阿部ブログ

日々思うこと

柴田哲孝氏の 「異聞 大平洋戦記」

2011年03月19日 | 日記
柴田哲孝と言う作家がいる。
彼の最新著書である「異聞大平洋戦記」を浜松町の本屋で購入し電車の中で読み始めたが、その日の午後には読了した。久し振りにそのストーリーにのめりこんだ。
この本を読んで、昔からの東京大空襲に対する疑問が氷解した。

3月10日の大空襲の5日前、3月5日インドネシア産業と言う会社の社長と専務が空襲される下町に住む授業員に対し9日、もしくは10日に空襲があり火の海になるから逃げろと指示して回ったと言う。
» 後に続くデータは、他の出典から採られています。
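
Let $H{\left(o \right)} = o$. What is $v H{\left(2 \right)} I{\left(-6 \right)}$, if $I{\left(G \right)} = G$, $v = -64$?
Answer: $768$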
事実、本所区や浅草区に住む従業員は全員無事だったと言う。
この日は防空戦闘機も殆どB-29への攻撃命令を受けておらず、首都圏に配備された300機を超える戦闘機が迎撃に飛び立つ事も無かったと言う。
この日来襲したB-29、325機は完全な丸腰であった。全ての銃器と弾薬を外し、4人の射手もこの攻撃には搭乗せず、通常より4トン多い焼夷弾を搭載し、高度2000メートル程度で進入したと言う無謀な作戦だった。
東京大空襲を実施した第73爆撃団の指揮官らは、当然の如く猛反対した記録がのこされている。カーチス・ルメイ少将はこの抗議にこう答えたという。
「大丈夫、日本軍は攻撃してこない。安心しろ」と。

戦時でも日米両政府の間には、密なコミュニケーションが交わされ、相互調整しながら戦争を進めていた傍証をこの本は示している。
日本とドイツが戦争に負けたのは、外交&軍事の暗号が解読されていたからと言う事が喧伝されているが、それは違う。連合国と枢軸国の暗号解読能力は互角だった。暗号解読を表面に出して、視線をそらせ事実を誤認させようとしている。

「異聞 太平洋戦記」は必読だ。